Science

Fusion nucléaire : des lasers révolutionnaires pour une énergie abordable

2024-09-21

L’histoire de la fusion nucléaire pourrait bel et bien ressembler à une intrigue digne des plus grands films d’espionnage. Dans les années 80, le célèbre laboratoire de Los Alamos, connu comme le berceau de la bombe atomique, mène des recherches ultrasecrètes sur la fusion nucléaire. Les résultats de ces expérimentations, bien que classifiés, suscitent des discussions animées au sein de la communauté scientifique. Deux jeunes chercheurs, Conner Galloway et Alexander Valys, détectent le potentiel révolutionnaire de ces travaux. Leur rêve ? Transformer cette découverte en une source d'énergie illimitée, propre et, surtout, à coût modique.

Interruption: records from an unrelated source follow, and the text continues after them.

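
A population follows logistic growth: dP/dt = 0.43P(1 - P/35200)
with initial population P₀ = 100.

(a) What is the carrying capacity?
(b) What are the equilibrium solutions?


Logistic ODE dP/dt = 0.43P(1 - P/35200) has equilibria where dP/dt = 0, i.e. P = 0 or P = 35200.
The coefficient (1 - P/K) = 0 when P = K, identifying K = 35200 as the carrying capacity.
(a) K = 35200; (b) equilibria P = 0 and P = 35200.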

Ces visionnaires vont ensuite fonder Xcimer, une start-up focalisée sur la fusion par confinement inertiel. Leur approche audacieuse consiste à utiliser des lasers ultra-puissants pour comprimer une petite capsule contenant des isotopes du combustible, comme le deutérium et le tritium, à des densités et des températures extrêmement élevées, provoquant ainsi la fusion. C’est une méthode très différente de celle adoptée par l'ITER (Réacteur Thermonucléaire Expérimental International), le projet international situé en France, qui vise à démontrer la faisabilité de la fusion par confinement magnétique.

Xcimer ne commence pas à zéro. En 2022, le National Ignition Facility (NIF) en Californie réalisait une percée historique en produisant plus d'énergie par fusion que ce qui était nécessaire pour initier la réaction. Pourtant, pour Galloway et Valys, cela n’est que le commencement. Leur ambition ? Développer des lasers capables de décupler cette énergie, passant des 2 mégajoules du NIF à un objectif ambitieux de 20 mégajoules. « Entre 10 et 12 mégajoules, c’est le point idéal pour une centrale commerciale », explique Galloway. Pour mieux évaluer une telle puissance, imaginez l'énergie d'un poids lourd de 38 tonnes lancé à 100 km/h, concentrée sur une cible de la taille d’un ongle pendant quelques millionièmes de secondes.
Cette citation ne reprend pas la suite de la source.